Surveillance and control
Establishing global surveillance for the containment and prevention of new BSE epidemics is an essential first step in determining the extent of the problem of vCJD at a global level. However, at present only the wealthiest countries have extensive surveillance activities for BSE and vCJD in place. WHO is working directly with regions and countries to help build surveillance systems for vCJD or extend the capacity of those already existing and to conduct risk analysis for BSE.
Facilitating standard surveillance methods
WHO has published The Revision of the Surveillance Case Definition for Variant Creutzfeldt-Jakob Disease (vCJD). It is organized to reflect the clinical hierarchy used in the diagnosis of human diseases - symptoms, signs found in clinical examination, and clinical investigations of increasing invasiveness ending in neuropathology.

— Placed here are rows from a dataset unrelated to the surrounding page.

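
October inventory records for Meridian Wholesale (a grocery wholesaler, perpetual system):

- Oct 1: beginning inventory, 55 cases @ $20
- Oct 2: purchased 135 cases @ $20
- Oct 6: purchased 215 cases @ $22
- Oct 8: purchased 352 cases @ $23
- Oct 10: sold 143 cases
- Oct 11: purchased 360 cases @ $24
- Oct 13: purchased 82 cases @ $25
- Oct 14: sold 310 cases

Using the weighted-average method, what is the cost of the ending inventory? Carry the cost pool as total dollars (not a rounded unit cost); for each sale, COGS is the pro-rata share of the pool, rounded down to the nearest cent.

Ending inventory = $17,078.38

After Oct 1: 55 on hand, pool $1,100.00 (≈ $20.0000 each)
After Oct 2: 190 on hand, pool $3,800.00 (≈ $20.0000 each)
After Oct 6: 405 on hand, pool $8,530.00 (≈ $21.0617 each)
After Oct 8: 757 on hand, pool $16,626.00 (≈ $21.9630 each)
Oct 10, sell 143: 143/757 × $16,626.00 → $3,140.71
After Oct 11: 974 on hand, pool $22,125.29 (≈ $22.7159 each)
After Oct 13: 1056 on hand, pool $24,175.29 (≈ $22.8933 each)
Oct 14, sell 310: 310/1056 × $24,175.29 → $7,096.91
Total COGS = $3,140.71 + $7,096.91 = $10,237.62
Ending inventory (cost pool remaining) = $17,078.38
Check: goods available $27,316.00 = COGS $10,237.62 + ending $17,078.38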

Collaborating with international partners
A Technical Consultation on BSE, Public Health and Trade was organized jointly with FAO and OIE and considered the importance of intervention measures to control BSE, and the need for surveillance systems capable of identifying BSE or vCJD. For more information see the Report of the Consultation and the WHO Press Release.
Establishing new networks
WHO is establishing a series of Collaborating Centres in Transmissible Spongiform Encephalopathies to aid in the diagnosis of human TSEs. These collaborating centres will directly assist countries in making the diagnosis of vCJD, thus ensuring that WHO will contribute to the rapid identification of new cases of vCJD. WHO has also strengthened its relationship with two major surveillance systems for vCJD, EuroCJD and NeuroCJD, principally in European countries, including Eastern Europe and the Russian Federation.
WHO has directly contributed to a new surveillance network for CJD and for risk assessment of BSE in Central and Eastern Europe (Hungary, Poland, Slovakia) and China. The European Union has funded the project.

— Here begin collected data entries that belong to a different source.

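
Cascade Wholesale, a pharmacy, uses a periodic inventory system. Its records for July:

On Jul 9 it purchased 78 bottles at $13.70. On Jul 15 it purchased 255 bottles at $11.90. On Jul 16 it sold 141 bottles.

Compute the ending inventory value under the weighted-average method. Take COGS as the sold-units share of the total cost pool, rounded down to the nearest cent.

Ending inventory = $2,365.76

Jul 16, sell 141: 141/333 × $4,103.10 → $1,737.34
Ending inventory (cost pool remaining) = $2,365.76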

Producing guidelines on further reducing the risk of healthcare associated transmission of CJD and vCJD
WHO has published a guide to procedures and precautions needed to prevent iatrogenic and nosocomial exposure to transmissible spongiform encephalopathies (TSEs) in hospitals, health care facilities, and laboratories. Prepared by an international group of 32 leading experts, the guidelines respond to the unusual resistance of TSE agents to conventional chemical and physical methods of decontamination and the corresponding need for special precautions. Areas of patient care and categories of interventions, tissues, instruments, and wastes that do not require special precautions are also clearly indicated.

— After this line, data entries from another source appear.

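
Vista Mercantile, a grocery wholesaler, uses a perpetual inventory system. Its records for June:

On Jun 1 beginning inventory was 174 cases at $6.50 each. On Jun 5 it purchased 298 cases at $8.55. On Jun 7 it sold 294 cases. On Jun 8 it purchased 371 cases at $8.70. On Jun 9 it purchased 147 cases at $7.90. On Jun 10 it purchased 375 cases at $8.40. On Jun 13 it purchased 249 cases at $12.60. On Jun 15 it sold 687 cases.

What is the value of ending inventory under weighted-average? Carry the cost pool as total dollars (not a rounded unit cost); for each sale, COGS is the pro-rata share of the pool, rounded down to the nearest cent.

After Jun 1: 174 on hand, pool $1,131.00 (≈ $6.5000 each)
After Jun 5: 472 on hand, pool $3,678.90 (≈ $7.7943 each)
Jun 7, sell 294: 294/472 × $3,678.90 → $2,291.51
After Jun 8: 549 on hand, pool $4,615.09 (≈ $8.4064 each)
After Jun 9: 696 on hand, pool $5,776.39 (≈ $8.2994 each)
After Jun 10: 1071 on hand, pool $8,926.39 (≈ $8.3346 each)
After Jun 13: 1320 on hand, pool $12,063.79 (≈ $9.1392 each)
Jun 15, sell 687: 687/1320 × $12,063.79 → $6,278.65
Total COGS = $2,291.51 + $6,278.65 = $8,570.16
Ending inventory (cost pool remaining) = $5,785.14
Check: goods available $14,355.30 = COGS $8,570.16 + ending $5,785.14

Ending inventory = $5,785.14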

In issuing these guidelines, WHO aims to help medical officers, specialists in infection control, care-givers, and laboratory workers reduce the risks of TSE transmission to negligible levels. With this goal in mind, the guidelines provide a logical framework for determining levels of risk and knowing when departures from standard procedures for infection control are required.
Regional training workshops have been held on developing surveillance systems for vCJD in Argentina, China, Egypt, Slovakia and Thailand. Training is given in laboratory diagnosis of human TSEs; the participants learn how to make the diagnosis through neuropathology, Western blot and cerebrospinal fluid testing.